The statement, nevertheless, did say that the United States expressed full confidence in Pakistan’s indigenous efforts to strengthen nuclear security. It also welcomed Pakistan’s efforts to strengthen export controls and border security, including through ongoing efforts for installation of radiation portal monitors at border crossings as well as Pakistan’s hosting of International Atomic Energy Agency (IAEA) training activities at its Nuclear Security Centre of Excellence.

The US also welcomed Pakistan’s efforts to harmonise its strategic trade controls with those of the Nuclear Suppliers Group and other multilateral export control regimes.

Both sides emphasised the desirability of continued outreach to integrate Pakistan into the international nonproliferation regime. The two sides reaffirmed the high importance both countries attach to preventing the proliferation of Weapons of Mass Destruction (WMD) and their means of delivery to states as well as non-state actors.

The US and Pakistan resolved to work together to achieve the objectives of United Nations Security Council (UNSC) Resolution 1540, and noted that both have consistently supported and implemented relevant UNSC resolutions.

The Pakistan delegation welcomed the understanding reached between the Islamic Republic of Iran and P5+1 on April 2 and underscored the importance of resolving the nuclear issue peacefully. It also expressed its earnest hope that the parties concerned will be able to finalise a comprehensive settlement.

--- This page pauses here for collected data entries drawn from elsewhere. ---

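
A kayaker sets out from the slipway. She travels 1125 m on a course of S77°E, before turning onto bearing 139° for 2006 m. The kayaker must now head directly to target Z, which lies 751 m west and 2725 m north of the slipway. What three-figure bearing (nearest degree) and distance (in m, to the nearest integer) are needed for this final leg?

Leg 1 (S77°E, 1125 m): east 1125 sin 103° = 1096.17, north 1125 cos 103° = -253.07
Leg 2 (139°, 2006 m): east 2006 sin 139° = 1316.05, north 2006 cos 139° = -1513.95
Current position: (2412.22, -1767.02). Target: (-751, 2725). Remaining: Δeast = -3163.22, Δnorth = 4492.02.
Bearing = atan2(-3163.22, 4492.02) mod 360° = 324.85°; distance = √((-3163.22)² + (4492.02)²) = 5494.014 m.

325°, 5494 m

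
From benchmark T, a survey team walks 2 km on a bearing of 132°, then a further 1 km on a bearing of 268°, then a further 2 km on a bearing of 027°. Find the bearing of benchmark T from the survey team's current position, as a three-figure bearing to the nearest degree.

254°

Leg 1 (132°, 2 km): east 2 sin 132° = 1.49, north 2 cos 132° = -1.34
Leg 2 (268°, 1 km): east 1 sin 268° = -1.00, north 1 cos 268° = -0.03
Leg 3 (027°, 2 km): east 2 sin 27° = 0.91, north 2 cos 27° = 1.78
Net displacement: 1.39 east, 0.41 north. Direction back to start is (-1.39, -0.41): bearing = atan2(-1.39, -0.41) mod 360° = 253.66° ≈ 254°.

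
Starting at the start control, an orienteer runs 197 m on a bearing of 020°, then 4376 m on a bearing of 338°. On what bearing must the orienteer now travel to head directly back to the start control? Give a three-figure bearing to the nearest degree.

Leg 1 (020°, 197 m): east 197 sin 20° = 67.38, north 197 cos 20° = 185.12
Leg 2 (338°, 4376 m): east 4376 sin 338° = -1639.28, north 4376 cos 338° = 4057.36
Net displacement: -1571.90 east, 4242.48 north. Direction back to start is (1571.90, -4242.48): bearing = atan2(1571.90, -4242.48) mod 360° = 159.67° ≈ 160°.

160°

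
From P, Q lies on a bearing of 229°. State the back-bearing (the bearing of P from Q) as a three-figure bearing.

Back-bearing = 229° − 180° = 049°.

049°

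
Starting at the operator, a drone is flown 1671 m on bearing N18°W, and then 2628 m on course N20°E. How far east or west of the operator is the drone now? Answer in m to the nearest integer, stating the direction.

Leg 1 (N18°W, 1671 m): east 1671 sin 342° = -516.37, north 1671 cos 342° = 1589.22
Leg 2 (N20°E, 2628 m): east 2628 sin 20° = 898.83, north 2628 cos 20° = 2469.51
Net east component: 382.46 m.

382 m east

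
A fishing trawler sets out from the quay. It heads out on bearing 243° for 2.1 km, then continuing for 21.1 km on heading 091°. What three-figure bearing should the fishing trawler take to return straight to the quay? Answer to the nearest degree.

274°

Leg 1 (243°, 2.1 km): east 2.1 sin 243° = -1.87, north 2.1 cos 243° = -0.95
Leg 2 (091°, 21.1 km): east 21.1 sin 91° = 21.10, north 21.1 cos 91° = -0.37
Net displacement: 19.23 east, -1.32 north. Direction back to start is (-19.23, 1.32): bearing = atan2(-19.23, 1.32) mod 360° = 273.93° ≈ 274°.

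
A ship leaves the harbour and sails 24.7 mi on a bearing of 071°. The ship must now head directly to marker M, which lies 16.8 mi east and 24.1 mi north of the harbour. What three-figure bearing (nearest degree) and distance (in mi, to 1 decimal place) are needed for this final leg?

338°, 17.3 mi

Leg 1 (071°, 24.7 mi): east 24.7 sin 71° = 23.35, north 24.7 cos 71° = 8.04
Current position: (23.35, 8.04). Target: (16.8, 24.1). Remaining: Δeast = -6.55, Δnorth = 16.06.
Bearing = atan2(-6.55, 16.06) mod 360° = 337.80°; distance = √((-6.55)² + (16.06)²) = 17.345 mi.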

The US underscored its continued efforts to realise the agenda set forth in President Obama’s 2009 Prague speech, including the importance of commencing negotiation of a Fissile Material Cutoff Treaty (FMCT) in the Conference on Disarmament (CD), noting its readiness to address all issues raised in the course of negotiations, as allowed for in the CD 1299.

Pakistan underlined its preference for a broader Fissile Material Treaty (FMT) that addresses the asymmetries in existing stocks and highlighted that Pakistan’s position on the FMT will be determined by its national security interests and the objectives of strategic stability in South Asia.

Both sides noted the high priority that arms control has for the international community.

Pakistan noted its continued support for the Comprehensive Nuclear-Test-Ban Treaty (CTBT)-related resolutions in the United Nations General Assembly, and its consistent stance that it will not be the first in its region to resume nuclear testing.

Pakistan also reiterated its commitment to Credible Minimum Deterrence and to pursue measures in the region aimed at building confidence and lessening the risk of armed conflict.

The US and Pakistan emphasised the importance of meaningful dialogue and progress in this area and expressed the hope for lasting peace in South Asia and the resolution of outstanding territorial and other disputes through peaceful means.

The delegations discussed international efforts aimed at improving nuclear security with a central role of the IAEA including through a high-level focus by the Nuclear Security Summit process and the Global Initiative to Combat Nuclear Terrorism.

In this context, both countries expressed their desire to see the 2016 Nuclear Security Summit result in strengthened nuclear security architecture. Accordingly, both countries aspired to ratify the Amendment to the Convention on the Physical Protection of Nuclear Material in accordance with national laws and procedures.

Both delegations took note of the entry into force of the Arms Trade Treaty. The delegations discussed issues related to the Chemical Weapons Convention (CWC) and the Biological Weapons Convention (BWC) and would continue such consultations.